Inhibition of Piezo2 with either RNA silencing or a peptide inhibitor, to prevent them from sensing the stiffness of their environment, reduces profibrotic programming.
Lead investigator Patricia J. Sime, MD, Division of Pulmonary Disease and Critical Care Medicine, Virginia Commonwealth University, says, “We are excited to report that this research that suggests inhibiting expression or function of Piezo2 could be a potential new therapeutic route to treating lung fibrosis and other fibrotic diseases. This is especially important as there is an unmet need for additional therapies for fibrotic diseases.”

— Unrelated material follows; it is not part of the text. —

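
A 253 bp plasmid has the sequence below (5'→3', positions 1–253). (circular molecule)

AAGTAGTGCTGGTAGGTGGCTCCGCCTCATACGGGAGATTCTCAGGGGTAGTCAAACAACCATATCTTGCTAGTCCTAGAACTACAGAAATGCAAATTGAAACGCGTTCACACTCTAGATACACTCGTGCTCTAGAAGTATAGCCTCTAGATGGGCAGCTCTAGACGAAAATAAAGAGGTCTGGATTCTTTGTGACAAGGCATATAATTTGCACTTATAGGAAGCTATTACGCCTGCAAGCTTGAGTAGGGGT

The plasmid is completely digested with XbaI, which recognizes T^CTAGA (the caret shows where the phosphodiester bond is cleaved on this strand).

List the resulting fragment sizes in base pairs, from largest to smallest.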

Despite the introduction of nintedanib and pirfenidone for therapy of some fibrotic lung diseases, pulmonary fibrosis can remain challenging to effectively treat. This is in part because lung cells can be driven to a profibrotic phenotype by multiple pathways that reinforce each other, so that targeting one pathway alone may not be effective to slow or stop disease progression.
First author Margaret A.T. Freeberg, PhD, Division of Pulmonary Disease and Critical Care Medicine, Virginia Commonwealth University, continues, “Some types of lung fibrosis have been very difficult to treat. For example, IPF is a form of pulmonary fibrosis that often progresses. While there have been advances in therapy, the approved medications for IPF can slow, but do not always halt progression. One of the reasons that fibrosis can be difficult to effectively treat may be explained by the multiple profibrotic disease pathways that reinforce each other. Blocking Piezo2 signaling to prevent fibroblast reprogramming represents a new pathway we can target in our fight against fibrosis.”
Dr. Sime concludes, “This research identifies mechanical forces and a new specific target (Piezo2) that we can block to prevent fibrotic reprogramming of some lung cells. We believe this points to Piezo2 as an important new therapeutic target that might (by itself or in combination with other therapies) slow the progression of pulmonary fibrosis in our patients. Many new investigational drugs that target pulmonary fibrosis receive orphan drug designation from the FDA, and this may accelerate development and increase interest from pharmaceutical partners.”